Joe Shipman shipman at
Thu Apr 27 13:22:25 EDT 2000

Dear Harvey,

At last your vision is revealed!

Here are my optimistic estimates for these predictions:

>>I. The necessary use of large cardinals will become pervasive
throughout mathematics, as certain classification themes take hold
throughout mathematics. Boolean relation theory is one such which is
still in an embryonic stage. The associated classification results -
pervasive throughout mathematics - will be a highly valued common theme
for Ph.D. dissertations throughout mathematics. Techniques from large
cardinal combinatorics will be blackboxed and frequently taught by
mathematicians in the graduate programs, and regarded as part of the
standard furniture of mathematics. There will be associated intensive
discussions and debates about the appropriateness of certain large
cardinal axioms as new axioms for mathematics. Historians and
philosophers will become deeply involved in the controversial


>>II. It will be discovered that the large cardinal hierarchy - indeed
the entire logical strength hierarchy - is but a simple manifestation of
a new theory of concepts. One simply varies a numerical parameter or
parameters in this new theory of concepts in order to obtain our present
hierarchies. The consistency of the top points in our hierarchies (e.g.,
ZF + j:V into V) follow easily from obvious axioms in the new theory of
concepts, which are totally compelling in the same way as, say, the
axioms of Zermelo set theory are for the notion of set that it is based
on. The key axiom might be as basic as, e.g., "any concept that can be
conceived exists."<<


>>III. In fact, there will be a notion of "concept specialization" which
not only constructs our logical strength hierarchy, but also for which
one can prove well ordering under interpretability.<<


>>IV. There will be an unexpected striking discovery that any model of
computation satisfying certain remarkably weak conditions must stay
within the recursive sets and functions, thus providing a dramatic
"proof" of Church's Thesis.

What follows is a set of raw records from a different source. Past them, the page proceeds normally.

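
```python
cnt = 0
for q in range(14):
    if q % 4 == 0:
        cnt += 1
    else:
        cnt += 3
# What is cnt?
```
Trace:
  cnt=0
  cnt=1, q=0
  cnt=4, q=1
  cnt=7, q=2
  cnt=10, q=3
  cnt=11, q=4
  cnt=14, q=5
  cnt=17, q=6
  cnt=20, q=7
  cnt=21, q=8
  cnt=24, q=9
  cnt=27, q=10
  cnt=30, q=11
  cnt=31, q=12
  cnt=34, q=13

Final answer: 34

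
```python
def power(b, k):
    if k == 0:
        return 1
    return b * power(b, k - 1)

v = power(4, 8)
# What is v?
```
Call trace:
power(b=4, k=8)
  power(b=4, k=7)
    power(b=4, k=6)
      power(b=4, k=5)
        power(b=4, k=4)
          power(b=4, k=3)
            power(b=4, k=2)
              power(b=4, k=1)
                power(b=4, k=0)
                -> return 1
              -> return 4
            -> return 16
          -> return 64
        -> return 256
      -> return 1024
    -> return 4096
  -> return 16384
-> return 65536

Final answer: 65536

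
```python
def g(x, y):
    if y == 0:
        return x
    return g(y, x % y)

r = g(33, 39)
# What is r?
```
Call trace:
g(x=33, y=39)
  g(x=39, y=33)
    g(x=33, y=6)
      g(x=6, y=3)
        g(x=3, y=0)
        -> return 3
      -> return 3
    -> return 3
  -> return 3
-> return 3

Final answer: 3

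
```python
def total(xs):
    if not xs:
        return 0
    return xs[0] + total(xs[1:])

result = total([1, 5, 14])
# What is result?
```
Call trace:
total(xs=[1, 5, 14])
  total(xs=[5, 14])
    total(xs=[14])
      total(xs=[])
      -> return 0
    -> return 14
  -> return 19
-> return 20

Final answer: 20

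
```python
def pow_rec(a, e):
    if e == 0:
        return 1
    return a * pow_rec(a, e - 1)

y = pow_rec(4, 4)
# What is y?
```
Call trace:
pow_rec(a=4, e=4)
  pow_rec(a=4, e=3)
    pow_rec(a=4, e=2)
      pow_rec(a=4, e=1)
        pow_rec(a=4, e=0)
        -> return 1
      -> return 4
    -> return 16
  -> return 64
-> return 256

Final answer: 256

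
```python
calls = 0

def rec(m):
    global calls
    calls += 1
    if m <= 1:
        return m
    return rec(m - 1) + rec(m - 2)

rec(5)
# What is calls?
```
Call trace (a repeated sub-call is expanded the first time; later identical calls just restate its return value):
rec(m=5)
  rec(m=4)
    rec(m=3)
      rec(m=2)
        rec(m=1)
        -> return 1
        rec(m=0)
        -> return 0
      -> return 1
      rec(m=1)
      -> return 1
    -> return 2
    rec(m=2) -> return 1  (same call as traced above)
  -> return 3
  rec(m=3) -> return 2  (same call as traced above)
-> return 5

calls is incremented once per call, so count the calls in each subtree. Let C(m) = number of calls made by rec(m).
C(0) = C(1) = 1 (base case, no recursion); C(m) = 1 + C(m - 1) + C(m - 2) otherwise.
C(2) = 1 + C(1) + C(0) = 1 + 1 + 1 = 3
C(3) = 1 + C(2) + C(1) = 1 + 3 + 1 = 5
C(4) = 1 + C(3) + C(2) = 1 + 5 + 3 = 9
C(5) = 1 + C(4) + C(3) = 1 + 9 + 5 = 15
calls = C(5) = 15

Final answer: 15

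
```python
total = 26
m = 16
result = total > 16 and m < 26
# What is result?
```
Trace:
  total=26
  total=26, m=16
  total=26, m=16, result=True

Final answer: True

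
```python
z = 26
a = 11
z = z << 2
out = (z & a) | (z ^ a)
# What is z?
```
Trace:
  z=26
  z=26, a=11
  z=104, a=11
  z=104, a=11, out=107

Final answer: 104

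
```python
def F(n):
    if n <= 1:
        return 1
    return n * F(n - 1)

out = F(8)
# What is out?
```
Call trace:
F(n=8)
  F(n=7)
    F(n=6)
      F(n=5)
        F(n=4)
          F(n=3)
            F(n=2)
              F(n=1)
              -> return 1
            -> return 2
          -> return 6
        -> return 24
      -> return 120
    -> return 720
  -> return 5040
-> return 40320

Final answer: 40320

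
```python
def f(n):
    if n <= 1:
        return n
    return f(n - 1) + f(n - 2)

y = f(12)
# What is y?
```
Call trace (a repeated sub-call is expanded the first time; later identical calls just restate its return value):
f(n=12)
  f(n=11)
    f(n=10)
      f(n=9)
        f(n=8)
          f(n=7)
            f(n=6)
              f(n=5)
                f(n=4)
                  f(n=3)
                    f(n=2)
                      f(n=1)
                      -> return 1
                      f(n=0)
                      -> return 0
                    -> return 1
                    f(n=1)
                    -> return 1
                  -> return 2
                  f(n=2) -> return 1  (same call as traced above)
                -> return 3
                f(n=3) -> return 2  (same call as traced above)
              -> return 5
              f(n=4) -> return 3  (same call as traced above)
            -> return 8
            f(n=5) -> return 5  (same call as traced above)
          -> return 13
          f(n=6) -> return 8  (same call as traced above)
        -> return 21
        f(n=7) -> return 13  (same call as traced above)
      -> return 34
      f(n=8) -> return 21  (same call as traced above)
    -> return 55
    f(n=9) -> return 34  (same call as traced above)
  -> return 89
  f(n=10) -> return 55  (same call as traced above)
-> return 144

Final answer: 144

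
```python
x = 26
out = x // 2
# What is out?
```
Trace:
  x=26
  x=26, out=13

Final answer: 13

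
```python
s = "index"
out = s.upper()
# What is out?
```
Trace:
  s='index'
  s='index', out='INDEX'

Final answer: 'INDEX'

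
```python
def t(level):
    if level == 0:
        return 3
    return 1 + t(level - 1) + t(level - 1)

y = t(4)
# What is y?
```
Call trace (a repeated sub-call is expanded the first time; later identical calls just restate its return value):
t(level=4)
  t(level=3)
    t(level=2)
      t(level=1)
        t(level=0)
        -> return 3
        t(level=0)
        -> return 3
      -> return 7
      t(level=1) -> return 7  (same call as traced above)
    -> return 15
    t(level=2) -> return 15  (same call as traced above)
  -> return 31
  t(level=3) -> return 31  (same call as traced above)
-> return 63

Final answer: 63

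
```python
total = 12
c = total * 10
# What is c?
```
Trace:
  total=12
  total=12, c=120

Final answer: 120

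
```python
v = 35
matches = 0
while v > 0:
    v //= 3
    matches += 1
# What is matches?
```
Trace:
  v=35
  v=35, matches=0
  v=11, matches=1
  v=3, matches=2
  v=1, matches=3
  v=0, matches=4

Final answer: 4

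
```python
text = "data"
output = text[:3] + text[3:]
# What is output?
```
Trace:
  text='data'
  text='data', output='data'

Final answer: 'data'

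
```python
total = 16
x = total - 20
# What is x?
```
Trace:
  total=16
  total=16, x=-4

Final answer: -4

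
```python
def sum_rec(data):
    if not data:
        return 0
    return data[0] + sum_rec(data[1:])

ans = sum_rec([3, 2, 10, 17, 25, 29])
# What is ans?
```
Call trace:
sum_rec(data=[3, 2, 10, 17, 25, 29])
  sum_rec(data=[2, 10, 17, 25, 29])
    sum_rec(data=[10, 17, 25, 29])
      sum_rec(data=[17, 25, 29])
        sum_rec(data=[25, 29])
          sum_rec(data=[29])
            sum_rec(data=[])
            -> return 0
          -> return 29
        -> return 54
      -> return 71
    -> return 81
  -> return 83
-> return 86

Final answer: 86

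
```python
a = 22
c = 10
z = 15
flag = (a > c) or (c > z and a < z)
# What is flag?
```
Trace:
  a=22
  a=22, c=10
  a=22, c=10, z=15
  a=22, c=10, z=15, flag=True

Final answer: True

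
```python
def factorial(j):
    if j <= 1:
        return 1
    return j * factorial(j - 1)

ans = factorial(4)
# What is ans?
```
Call trace:
factorial(j=4)
  factorial(j=3)
    factorial(j=2)
      factorial(j=1)
      -> return 1
    -> return 2
  -> return 6
-> return 24

Final answer: 24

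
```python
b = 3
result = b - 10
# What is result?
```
Trace:
  b=3
  b=3, result=-7

Final answer: -7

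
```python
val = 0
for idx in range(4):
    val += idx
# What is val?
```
Trace:
  val=0
  val=0, idx=0
  val=1, idx=1
  val=3, idx=2
  val=6, idx=3

Final answer: 6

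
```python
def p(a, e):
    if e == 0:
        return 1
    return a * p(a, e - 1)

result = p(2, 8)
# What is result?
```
Call trace:
p(a=2, e=8)
  p(a=2, e=7)
    p(a=2, e=6)
      p(a=2, e=5)
        p(a=2, e=4)
          p(a=2, e=3)
            p(a=2, e=2)
              p(a=2, e=1)
                p(a=2, e=0)
                -> return 1
              -> return 2
            -> return 4
          -> return 8
        -> return 16
      -> return 32
    -> return 64
  -> return 128
-> return 256

Final answer: 256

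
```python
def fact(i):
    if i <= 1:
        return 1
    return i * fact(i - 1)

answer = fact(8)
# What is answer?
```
Call trace:
fact(i=8)
  fact(i=7)
    fact(i=6)
      fact(i=5)
        fact(i=4)
          fact(i=3)
            fact(i=2)
              fact(i=1)
              -> return 1
            -> return 2
          -> return 6
        -> return 24
      -> return 120
    -> return 720
  -> return 5040
-> return 40320

Final answer: 40320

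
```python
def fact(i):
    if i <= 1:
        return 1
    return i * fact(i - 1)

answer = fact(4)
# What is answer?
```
Call trace:
fact(i=4)
  fact(i=3)
    fact(i=2)
      fact(i=1)
      -> return 1
    -> return 2
  -> return 6
-> return 24

Final answer: 24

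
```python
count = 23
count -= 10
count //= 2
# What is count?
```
Trace:
  count=23
  count=13
  count=6

Final answer: 6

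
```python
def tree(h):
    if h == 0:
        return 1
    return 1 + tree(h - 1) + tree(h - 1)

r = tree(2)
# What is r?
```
Call trace (a repeated sub-call is expanded the first time; later identical calls just restate its return value):
tree(h=2)
  tree(h=1)
    tree(h=0)
    -> return 1
    tree(h=0)
    -> return 1
  -> return 3
  tree(h=1) -> return 3  (same call as traced above)
-> return 7

Final answer: 7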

The result will interface properly with
complexity issues, so as to provide "proofs" of corresponding Church's
Theses for complexity contexts.<<

I'm doubtful about this one -- the "remarkably weak" conditions will
still not apply to quantum mechanical computers.  A proper proof of
Church's thesis will require a real mathematically rigorous "theory of
everything", in which there were no free parameters, because otherwise
Church's thesis could be false simply because an experimentally
measurable number like the fine-structure constant is a noncomputable
real.  And given  a mathematically rigorous TOE (prediction: 2035), I
would not be surprised to find Church's thesis to be refutable instead
of provable.

Complexity issues are in the same boat.  Already there is reason to
suppose that the Polynomial Time Church's thesis is false.

More important than settling Church's thesis would be a discovery that
allowed (classical not quantum) complexity classes to be separated from
each other.  I predict this will happen by 2030.

The next three need to be broken down:

V. The problem of software verification will be solved at a deep
theoretical level as well as a deeply practical level. *2020* The
existing general purpose programming languages will be replaced by new
general purpose programming languages that facilitate specification and
verification. *2025* This includes the specification and verification of
statements about performance (time and space).*2030*  Virtually the
entire mathematical community will regard programming as an interesting
and friendly extension of normal mathematical thought which they can
readily engage in.*2025* Reusability will be so straightforward that
there will be an organized commercial market in software which, been
sold, comes with enforceable guarantees that it meets given
specifications. *2035* In fact, formal verifications will also be
routinely provided as the market requires. *2040* The mathematical
community will be a major source of new software, with  salaries for
mathematicians routinely sharply upgraded due to the commercial value of
the software produced. *2030*

VI. We will gain a deep understanding of the robust presentation of
mathematical information. *2015* There will be a master website that
holds all published mathematical knowledge in the sense that
mathematicians worldwide contribute assertions in a standard robust
friendly canonical form that can be readily machine read and indexed and
cross referenced, and catalouged. A
mathematician can access the website asking questions like "is it known
that ..." or "what is known about ...." and get intelligent, useful
answers. *2020*

VII. We will gain a deep understanding of the actual structure of actual
mathematical proofs in terms of robust measures of lengths and depths of
proofs, lengths and depths of assertions, and the breakdown of inference
rules used. *2025* There will be a system for which it is easy to read
and write mathematical proofs. *2020* The system will be sufficiently
useable as to support the project of formally verifying a proof of
Fermat's Last Theorem. *2025* New significant and surprising features of
actual proofs will be discovered. *2030* There will be deep results to
the effect that any proof of certain theorems must or must not have
certain of these new features. *2040*

>>VIII. Logicians will succeed in convincing mathematicians to learn
first order predicate caluclus with equality, and some major techniques
from model theory will be integrated into mathematics to good effect.<<


I would add to VII the prediction that almost all currently published
mathematics will be formally verified (2050) and almost all previously
published mathematics will be formally verified (2060).